本計画は,タミル・ナド州チェンナイ都市圏において,海水淡水化プラント及び送水・配水施設の建設・改善を行うことにより,安全かつ安定的な上水道サービスの向上を図り,もって地域住民の生活環境の改善及び投資環境改善に寄与することから,上記(ウ)に合致する。また,本件は,チェンナイ・ベンガルール間産業回廊(CBIC)構想における広域の経済開発構想の具体化に資することから,上記(ア)にも合致し,インドの開発政策とも高い整合性を有している。
また,2017年9月の安倍総理大臣のインド訪問時には「両国のパートナーシップを新たな次元に引き上げるべく協力することを決定」するとともに,日本の「自由で開かれたインド太平洋戦略」とインドの「アクト・イースト政策」の連携に向けた取組の強化を誓うなど両国の関係強化が着実に進んでいる中,円借款を始めとするODAを通じて,経済・社会開発を進めるインドの取組を支援することは,こうした日印二国間関係の更なる強化につながる。
(2)効率性
上水道事業においてサービスに対する需要と住民の支払い意思額・能力を的確に予測することで,最大限の受益者負担を可能とする料金体系及び水道メーターの普及についての現実的な計画を検討することが重要である。

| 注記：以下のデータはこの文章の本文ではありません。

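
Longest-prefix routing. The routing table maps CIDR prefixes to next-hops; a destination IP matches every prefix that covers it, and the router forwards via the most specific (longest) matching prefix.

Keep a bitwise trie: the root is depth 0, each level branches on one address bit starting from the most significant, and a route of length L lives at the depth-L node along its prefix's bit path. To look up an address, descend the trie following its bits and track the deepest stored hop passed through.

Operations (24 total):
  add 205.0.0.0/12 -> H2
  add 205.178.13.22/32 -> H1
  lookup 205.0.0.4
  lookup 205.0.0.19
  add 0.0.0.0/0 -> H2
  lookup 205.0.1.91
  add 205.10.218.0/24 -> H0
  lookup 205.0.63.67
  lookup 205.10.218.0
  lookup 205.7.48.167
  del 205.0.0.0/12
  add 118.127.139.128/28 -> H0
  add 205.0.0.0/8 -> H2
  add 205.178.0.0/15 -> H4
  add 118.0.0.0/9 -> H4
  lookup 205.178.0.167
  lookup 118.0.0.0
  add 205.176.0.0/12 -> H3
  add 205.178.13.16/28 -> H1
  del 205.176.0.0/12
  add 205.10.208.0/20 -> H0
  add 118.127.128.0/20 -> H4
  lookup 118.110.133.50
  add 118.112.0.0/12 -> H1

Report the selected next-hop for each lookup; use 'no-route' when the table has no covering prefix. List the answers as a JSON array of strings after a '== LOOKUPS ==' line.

Trace:
  add 205.0.0.0/12 -> H2 at depth 12
  add 205.178.13.22/32 -> H1 at depth 32
  lookup 205.0.0.4: bits 110011010000 walk d0:-→d1:-→d2:-→d3:-→d4:-→d5:-→d6:-→d7:-→d8:-→d9:-→d10:-→d11:-→d12:H2 -> H2
  lookup 205.0.0.19: bits 110011010000 walk d0:-→d1:-→d2:-→d3:-→d4:-→d5:-→d6:-→d7:-→d8:-→d9:-→d10:-→d11:-→d12:H2 -> H2
  add 0.0.0.0/0 -> H2 at depth 0
  lookup 205.0.1.91: bits 110011010000 walk d0:H2→d1:-→d2:-→d3:-→d4:-→d5:-→d6:-→d7:-→d8:-→d9:-→d10:-→d11:-→d12:H2 -> H2
  add 205.10.218.0/24 -> H0 at depth 24
  lookup 205.0.63.67: bits 110011010000 walk d0:H2→d1:-→d2:-→d3:-→d4:-→d5:-→d6:-→d7:-→d8:-→d9:-→d10:-→d11:-→d12:H2 -> H2
  lookup 205.10.218.0: bits 110011010000101011011010 walk d0:H2→d1:-→d2:-→d3:-→d4:-→d5:-→d6:-→d7:-→d8:-→d9:-→d10:-→d11:-→d12:H2→d13:-→d14:-→d15:-→d16:-→d17:-→d18:-→d19:-→d20:-→d21:-→d22:-→d23:-→d24:H0 -> H0
  lookup 205.7.48.167: bits 110011010000 walk d0:H2→d1:-→d2:-→d3:-→d4:-→d5:-→d6:-→d7:-→d8:-→d9:-→d10:-→d11:-→d12:H2 -> H2
  - 205.0.0.0/12 clear@12
  add 118.127.139.128/28 -> H0 at depth 28
  add 205.0.0.0/8 -> H2 at depth 8
  add 205.178.0.0/15 -> H4 at depth 15
  add 118.0.0.0/9 -> H4 at depth 9
  lookup 205.178.0.167: bits 11001101101100100000 walk d0:H2→d1:-→d2:-→d3:-→d4:-→d5:-→d6:-→d7:-→d8:H2→d9:-→d10:-→d11:-→d12:-→d13:-→d14:-→d15:H4→d16:-→d17:-→d18:-→d19:-→d20:- -> H4
  lookup 118.0.0.0: bits 011101100 walk d0:H2→d1:-→d2:-→d3:-→d4:-→d5:-→d6:-→d7:-→d8:-→d9:H4 -> H4
  add 205.176.0.0/12 -> H3 at depth 12
  add 205.178.13.16/28 -> H1 at depth 28
  - 205.176.0.0/12 clear@12
  add 205.10.208.0/20 -> H0 at depth 20
  add 118.127.128.0/20 -> H4 at depth 20
  lookup 118.110.133.50: bits 01110110011 walk d0:H2→d1:-→d2:-→d3:-→d4:-→d5:-→d6:-→d7:-→d8:-→d9:H4→d10:-→d11:- -> H4
  add 118.112.0.0/12 -> H1 at depth 12

== LOOKUPS ==
["H2","H2","H2","H2","H0","H2","H4","H4","H4"]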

実施機関であるチェンナイ都市圏上下水道公社において水道料金の改定が順次進められていること,チェンナイ市における水道メーター設置率を2026年度内に100%とする目標が定められていることを確認しており,本計画のコンサルティング・サービスにおいては,住民の支払い意思額・能力の把握や水道メーターの普及に向けた広報活動,並びに実施機関の財務計画策定を支援する。
(3)有効性
運用・効果指標(いずれも事業完成2年後(2027年)の見込み)として,チェンナイ市の給水人口が,2016年の約710万人から約820万人へ約110万人増加する見込みである。また,定性的効果として,水質満足度及び水圧満足度の向上,住民の健康状態の改善等といった生活環境の改善,さらには,チェンナイ都市圏の経済成長や投資促進等といった経済的・社会的発展の促進に寄与することが期待される。
3 事前評価に用いた資料,有識者等の知見の活用
要請書,インド国別評価報告書(2009年度),国際協力機構環境社会配慮ガイドライン,その他国際協力機構から提出された資料。
案件に関する情報は,交換公文締結後に公表される外務省の約束状況に関する資料及び案件概要,借款契約締結後公表される国際協力機構のプレスリリース及び事業事前評価表
を参照。
なお,本案件に関する事後評価は実施機関である国際協力機構が行う予定。